Ежевечерне, в девять часов, телевизор приходил посмотреть дед - программу "Время" (он называл ее - "Последние известия"). Дед хотел быть в курсе событий в мире. Кузины Людочка с Наташей тут же облепляли деда, как рыбы-присоски, и мешали ему смотреть программу "Время", напрягая вопросами, сравнимыми с теми, которые задавала Красная Шапочка переодетому бабушкой волку: "Почему у тебя такие большие зубы?". Дед благоволил Людочке с Наташей и лишь иногда покрикивал: "Тише-тише", когда не хотел пропустить какое-то очень важное "последнее известие".

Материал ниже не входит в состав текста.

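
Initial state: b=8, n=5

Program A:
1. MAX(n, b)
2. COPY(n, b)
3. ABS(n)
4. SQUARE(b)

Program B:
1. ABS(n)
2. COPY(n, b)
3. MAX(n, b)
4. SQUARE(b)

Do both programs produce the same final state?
Yes

Program A final state: b=64, n=8
Program B final state: b=64, n=8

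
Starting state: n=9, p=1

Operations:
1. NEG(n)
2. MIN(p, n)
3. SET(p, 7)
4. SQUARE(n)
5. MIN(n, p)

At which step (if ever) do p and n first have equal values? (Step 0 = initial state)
Step 2

p and n first become equal after step 2.

Comparing values at each step:
Initial: p=1, n=9
After step 1: p=1, n=-9
After step 2: p=-9, n=-9 ← equal!
After step 3: p=7, n=-9
After step 4: p=7, n=81
After step 5: p=7, n=7 ← equal!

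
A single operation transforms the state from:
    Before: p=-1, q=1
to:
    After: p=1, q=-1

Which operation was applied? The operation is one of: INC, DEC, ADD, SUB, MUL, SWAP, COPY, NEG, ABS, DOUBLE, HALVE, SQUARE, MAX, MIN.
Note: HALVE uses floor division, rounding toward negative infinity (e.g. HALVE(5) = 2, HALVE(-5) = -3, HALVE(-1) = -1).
SWAP(p, q)

Analyzing the change:
Before: p=-1, q=1
After: p=1, q=-1
Variable p changed from -1 to 1
Variable q changed from 1 to -1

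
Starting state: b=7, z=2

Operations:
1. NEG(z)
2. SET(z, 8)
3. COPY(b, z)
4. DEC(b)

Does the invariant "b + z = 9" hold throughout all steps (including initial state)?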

Всей же семьей для просмотра телевизора мы собирались в зале только по праздникам - на Новый Год и в другие, менее значительные дни, когда давали телевизионные концерты, например, на день милиции. В такие дни смотреть телевизор обязательно садилась мама - она обожала Софию Ротару (мама называла ее "Соня") и не могла пропустить ни одно ее появление в эфире ("Соня поет", - говорила с благоговением). Под влиянием мамы (здесь налицо явный пример индуцированной любви) все остальные члены семьи тоже полагали, что им нравится София Ротару (даже я всю жизнь относился к ней положительно), кроме тети Люды, дяди Вовиной жены, которая вступала в явную оппозицию, утверждая, что предпочитает Аллу Пугачеву (вы знаете, это случай жесткого антагонизма - ты или за Ротару, или за Пугачеву, "Динамо" и "Спартак", Алая Роза и Белая, Рим и Карфаген, так что тетя Люда проявляла известную смелость, идя наперекор всем). Чтобы та посмотрела на Софию Ротару, мама вытаскивала в зал даже бабушку (вы знаете, бабушка терпеть не могла не только книги, но и телевизор - во все другие дни она вообще не появлялась в зале, не переступала туда порога, кроме случаев, когда ей нужно было вызвать меня или деда по неотложному делу - да и то, в таких случаях она предпочитала пронзительно кричать издалека, не доходя до зала: "Се-ре-о-ожа!" или "Ва-а-ася!") - бабушка садилась в углу на стул, сидела там пять минут (Ротару могла за это время начать петь, а могла и не уложиться), после чего засыпала, уронив голову на грудь. Маму это чрезвычайно раздражало - она терпеть не могла, когда кто-то при ней невнимательно слушает Ротару. Она кричала бабушке: "Мама!" Бабушка вздрагивала, просыпалась, говорила: "Да-да, я слушаю!", после чего снова засыпала. Это всех очень потешало, все начинали следить за бабушкой и поочередно ей кричать: "Мама!", "бабушка!", "Маруся!" - это кричал дед, который веселился больше всех. Тогда мама раздражалась еще больше, потому что все, вместо того, чтобы слушать Ротару, будили бабушку. Обидевшись на всех, мама придвигала стул поближе к телевизору и, с отсутствующим лицом, слушала Ротару в одиночку.
- Книги, журналы и фотографии -
Книги были сложены в тумбе под телевизором и в серванте "Хельга" ("хельга" у нас в доме было именем нарицательным: "Пойди возьми на хельге!"), который служил нам хранилищем для всего - праздничных тарелок и бокалов, чайных и кофейных сервизов (никогда не терявших девственности), серебряных вилок и мельхиоровых ложек, там хранились документы, старые письма, журналы и фотографии (а еще две школьные золотые медали - мамина и тетки Оли). Фотоальбом в бежевой обложке распухал и лопался по швам, как праздничный пиджак на объевшемся на свадьбе толстяке - фотографии в нем не были, как полагается приличным альбомам, вставлены в специальные фигурные прорези, а лежали массивными стопками между страницами. Не пугайтесь, я не буду сейчас описывать каждую из сотен фотографий (просмотр чужих семейных фото с подробными комментариями - одна из самых известных пыток) - обо всех главных и важных я уже упомянул выше.